Blade 2.00" (50.8mm)
Handle 2.63" (66.8mm)
Overall open 4.63" (117.6mm)
Damascus steel was a term used by several Western cultures from the Medieval period onward to describe a type of steel created in India and used in sword making from about 300 BC to 1700 AD. These swords were characterized by distinctive patterns of banding and mottling reminiscent of flowing water. Such blades were reputed to be not only tough and resistant to shattering, but capable of being honed to a sharp and resilient edge. William Henry's damascus is made from several types of steel welded together to form a billet.
The patterns vary depending on how the damascus artist works the billet. The billet is drawn out and folded until the desired number of layers are formed. William Henry damascus billets are forged with a minimum of 300 layers. William Henry works with a handful of the very best damascus artists/forgers in the U.S.

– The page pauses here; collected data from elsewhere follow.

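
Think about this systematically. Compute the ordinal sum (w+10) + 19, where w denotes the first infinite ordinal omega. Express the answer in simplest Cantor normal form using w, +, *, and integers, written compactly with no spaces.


Compute (w+10) + 19.
Ordinal + is associative but NOT commutative; for finite n>0, n + w = w but w + n stays w+n.
By associativity: (w+10) + 19 = w + (10+19) = w+29.
Result = w+29

w+29


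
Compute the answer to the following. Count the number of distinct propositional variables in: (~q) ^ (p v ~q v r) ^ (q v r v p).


Identify each variable that appears in the formula.
Variables found: p, q, r
Count = 3

3


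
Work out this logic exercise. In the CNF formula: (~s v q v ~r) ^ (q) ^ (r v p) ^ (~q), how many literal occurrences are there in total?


Counting literals in each clause:
Clause 1: 3 literal(s)
Clause 2: 1 literal(s)
Clause 3: 2 literal(s)
Clause 4: 1 literal(s)
Total = 7

7


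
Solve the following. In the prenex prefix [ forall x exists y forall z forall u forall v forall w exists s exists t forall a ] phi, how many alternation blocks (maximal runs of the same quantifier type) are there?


Quantifier-type sequence: A E A A A A E E A  (A=forall, E=exists)
Group into maximal same-type runs:
  Ax1 | Ex1 | Ax4 | Ex2 | Ax1
Number of blocks = 5

5


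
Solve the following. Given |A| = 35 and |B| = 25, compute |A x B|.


The Cartesian product A x B contains all ordered pairs (a, b).
|A x B| = |A| * |B| = 35 * 25 = 875

875


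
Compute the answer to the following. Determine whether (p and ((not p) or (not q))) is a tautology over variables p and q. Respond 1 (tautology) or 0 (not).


Check all 4 assignments:
p=0, q=0: 0
p=0, q=1: 0
p=1, q=0: 1
p=1, q=1: 0
Satisfying count = 1/4.
Tautology iff count = 4: no.

0


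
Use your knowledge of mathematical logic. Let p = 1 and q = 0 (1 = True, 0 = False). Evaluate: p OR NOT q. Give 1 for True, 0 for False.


p = 1, q = 0
Operation: p OR NOT q
Evaluate: 1 OR NOT 0 = 1

1


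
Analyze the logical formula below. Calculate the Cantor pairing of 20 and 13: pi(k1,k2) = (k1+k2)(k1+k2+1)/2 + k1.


k1 + k2 = 33
(k1+k2)(k1+k2+1)/2 = 33 * 34 / 2 = 561
pi = 561 + 20 = 581

581


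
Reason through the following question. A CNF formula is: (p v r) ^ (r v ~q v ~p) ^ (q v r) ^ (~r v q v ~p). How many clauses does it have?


A CNF formula is a conjunction of clauses.
Clauses are separated by ^.
Counting the conjuncts: 4 clauses.

4


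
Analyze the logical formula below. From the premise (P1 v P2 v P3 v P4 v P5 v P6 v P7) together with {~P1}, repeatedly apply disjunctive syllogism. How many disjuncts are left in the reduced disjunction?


Original disjuncts (7): P1, P2, P3, P4, P5, P6, P7
Negated (eliminate): ~P1
Remaining disjuncts: P2, P3, P4, P5, P6, P7
Count = 7 - 1 = 6

6


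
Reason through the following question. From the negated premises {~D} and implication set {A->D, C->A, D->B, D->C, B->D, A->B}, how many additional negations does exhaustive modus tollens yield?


Initial negated facts: {~D}
Apply modus tollens to closure:
  ~D and A->D  =>  ~A
  ~A and C->A  =>  ~C
  ~D and B->D  =>  ~B
Final negated: {~A, ~B, ~C, ~D}
New negations: {~A, ~B, ~C}
Count = 3

3


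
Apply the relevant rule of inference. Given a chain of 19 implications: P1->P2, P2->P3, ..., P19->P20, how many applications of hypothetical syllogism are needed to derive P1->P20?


With 19 implications in a chain connecting 20 propositions:
P1->P2, P2->P3, ..., P19->P20
Steps needed = (number of implications) - 1 = 19 - 1 = 18

18


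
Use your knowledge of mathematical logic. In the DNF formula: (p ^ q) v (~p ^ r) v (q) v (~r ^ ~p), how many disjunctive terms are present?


A DNF formula is a disjunction of terms (conjunctions).
Terms are separated by v.
Counting the disjuncts: 4 terms.

4


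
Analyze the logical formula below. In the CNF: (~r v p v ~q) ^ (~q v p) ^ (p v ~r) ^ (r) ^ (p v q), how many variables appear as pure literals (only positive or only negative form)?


Check each variable for pure literal status:
p: pure positive
q: mixed (not pure)
r: mixed (not pure)
Pure literal count = 1

1


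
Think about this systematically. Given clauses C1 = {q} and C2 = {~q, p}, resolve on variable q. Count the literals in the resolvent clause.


Remove q from C1 and ~q from C2.
C1 remainder: {}
C2 remainder: {p}
Union (resolvent): {p}
Resolvent has 1 literal(s).

1


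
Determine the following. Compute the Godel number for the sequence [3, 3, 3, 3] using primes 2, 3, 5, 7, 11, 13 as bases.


Encode each element as an exponent of the corresponding prime:
  2^3 = 8
  3^3 = 27
  5^3 = 125
  7^3 = 343
Product = 8 * 27 * 125 * 343 = 9261000

9261000


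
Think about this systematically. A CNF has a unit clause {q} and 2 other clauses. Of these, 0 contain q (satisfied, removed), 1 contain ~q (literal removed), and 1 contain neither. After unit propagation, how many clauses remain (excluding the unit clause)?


Satisfied (removed): 0
Shortened (remain): 1
Unchanged (remain): 1
Remaining = 1 + 1 = 2

2


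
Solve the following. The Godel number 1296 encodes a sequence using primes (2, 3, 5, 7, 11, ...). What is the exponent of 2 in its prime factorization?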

From a Woolly Mammoth that walked the Earth at least 10,000 years ago.
Modern humans coexisted with woolly mammoths during the Upper Paleolithic period when they entered Europe from Africa between 30,000 and 40,000 years ago. Prior to this, Neanderthals had coexisted with mammoths during the Middle Paleolithic and up to that time. Woolly mammoths were very important to Ice Age humans, and their survival may have depended on these animals in some areas.

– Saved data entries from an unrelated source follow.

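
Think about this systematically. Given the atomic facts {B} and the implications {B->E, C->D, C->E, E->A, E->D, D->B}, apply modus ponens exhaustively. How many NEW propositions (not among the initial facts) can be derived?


Initial facts: {B}
Apply modus ponens to closure:
  B and B->E  =>  E
  E and E->A  =>  A
  E and E->D  =>  D
Final known: {A, B, D, E}
New propositions: {A, D, E}
Count = 3

3


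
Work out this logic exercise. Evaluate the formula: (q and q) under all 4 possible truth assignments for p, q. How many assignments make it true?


Check all 4 assignments:
p=0, q=0: 0
p=0, q=1: 1
p=1, q=0: 0
p=1, q=1: 1
Count of True = 2

2


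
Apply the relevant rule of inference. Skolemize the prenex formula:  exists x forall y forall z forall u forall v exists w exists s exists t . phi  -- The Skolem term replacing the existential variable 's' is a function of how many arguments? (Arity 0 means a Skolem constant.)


Quantifier prefix: exists x forall y forall z forall u forall v exists w exists s exists t
's' is existentially quantified at position 7.
Universal variables preceding it: y, z, u, v
Skolem function arity = 4

4


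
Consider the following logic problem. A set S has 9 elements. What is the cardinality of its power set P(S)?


The power set of a set with n elements has 2^n elements.
|P(S)| = 2^9 = 512

512


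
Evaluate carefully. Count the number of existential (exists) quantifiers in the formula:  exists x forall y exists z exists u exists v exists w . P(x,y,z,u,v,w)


Quantifier prefix: exists x forall y exists z exists u exists v exists w
Mark each quantifier type:
  E U E E E E
Universal count = 1, Existential count = 5
Asked for existential (exists) quantifiers: 5

5


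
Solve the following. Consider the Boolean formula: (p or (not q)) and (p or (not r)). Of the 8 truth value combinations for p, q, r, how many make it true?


Evaluate all 8 assignments for p, q, r:
p=0, q=0, r=0: 1
p=0, q=0, r=1: 0
p=0, q=1, r=0: 0
p=0, q=1, r=1: 0
p=1, q=0, r=0: 1
p=1, q=0, r=1: 1
p=1, q=1, r=0: 1
p=1, q=1, r=1: 1
Satisfying count = 5

5


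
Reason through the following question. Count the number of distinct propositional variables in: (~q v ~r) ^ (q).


Identify each variable that appears in the formula.
Variables found: q, r
Count = 2

2


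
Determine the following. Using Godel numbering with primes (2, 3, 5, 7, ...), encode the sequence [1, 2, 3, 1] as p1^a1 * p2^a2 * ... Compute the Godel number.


Encode each element as an exponent of the corresponding prime:
  2^1 = 2
  3^2 = 9
  5^3 = 125
  7^1 = 7
Product = 2 * 9 * 125 * 7 = 15750

15750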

The woolly mammoth is the next most depicted animal in Ice Age art after horses and bisons, and these images were produced up to 11,500 years ago. Today, more than five hundred depictions of woolly mammoths are known, in media ranging from carvings and cave paintings located in 46 caves in Russia, France and Spain, to sculptures and engravings made from different materials.

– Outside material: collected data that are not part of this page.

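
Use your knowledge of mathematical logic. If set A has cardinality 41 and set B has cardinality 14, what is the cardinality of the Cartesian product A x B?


The Cartesian product A x B contains all ordered pairs (a, b).
|A x B| = |A| * |B| = 41 * 14 = 574

574


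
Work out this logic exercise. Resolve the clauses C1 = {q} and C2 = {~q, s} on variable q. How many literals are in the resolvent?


Remove q from C1 and ~q from C2.
C1 remainder: {}
C2 remainder: {s}
Union (resolvent): {s}
Resolvent has 1 literal(s).

1


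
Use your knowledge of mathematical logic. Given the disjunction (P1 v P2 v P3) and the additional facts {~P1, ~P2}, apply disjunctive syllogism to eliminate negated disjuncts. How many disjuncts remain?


Original disjuncts (3): P1, P2, P3
Negated (eliminate): ~P1, ~P2
Remaining disjuncts: P3
Count = 3 - 2 = 1

1


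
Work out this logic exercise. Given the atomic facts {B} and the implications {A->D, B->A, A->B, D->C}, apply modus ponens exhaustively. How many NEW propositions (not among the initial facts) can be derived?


Initial facts: {B}
Apply modus ponens to closure:
  B and B->A  =>  A
  A and A->D  =>  D
  D and D->C  =>  C
Final known: {A, B, C, D}
New propositions: {A, C, D}
Count = 3

3


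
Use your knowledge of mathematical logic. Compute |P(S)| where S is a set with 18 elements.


The power set of a set with n elements has 2^n elements.
|P(S)| = 2^18 = 262144

262144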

William Henry's fossil Mammoth tooth is harvested in Alaska and Siberia. It is a rare and mesmerizing material, a living testimony of the dawn of Mankind.
Wave Mokume is another William Henry exclusive material (patent pending) that fuses traditional metal forging with modern fabricating technology. This alloy features copper, stainless steel, and pure iron in a 55 layer billet patterned with our undulating Wave. When highly polished and heat colored, the iron layers take on deep browns, purples, or blues according to temperature and quenching technique.
Citrine is a variety of quartz whose color ranges from a pale yellow to brown due to ferric impurities.
The name is derived from Latin citrina which means "yellow" and is also the origin of the word "citron." Sometimes citrine and amethyst can be found together in the same crystal, which is then referred to as ametrine.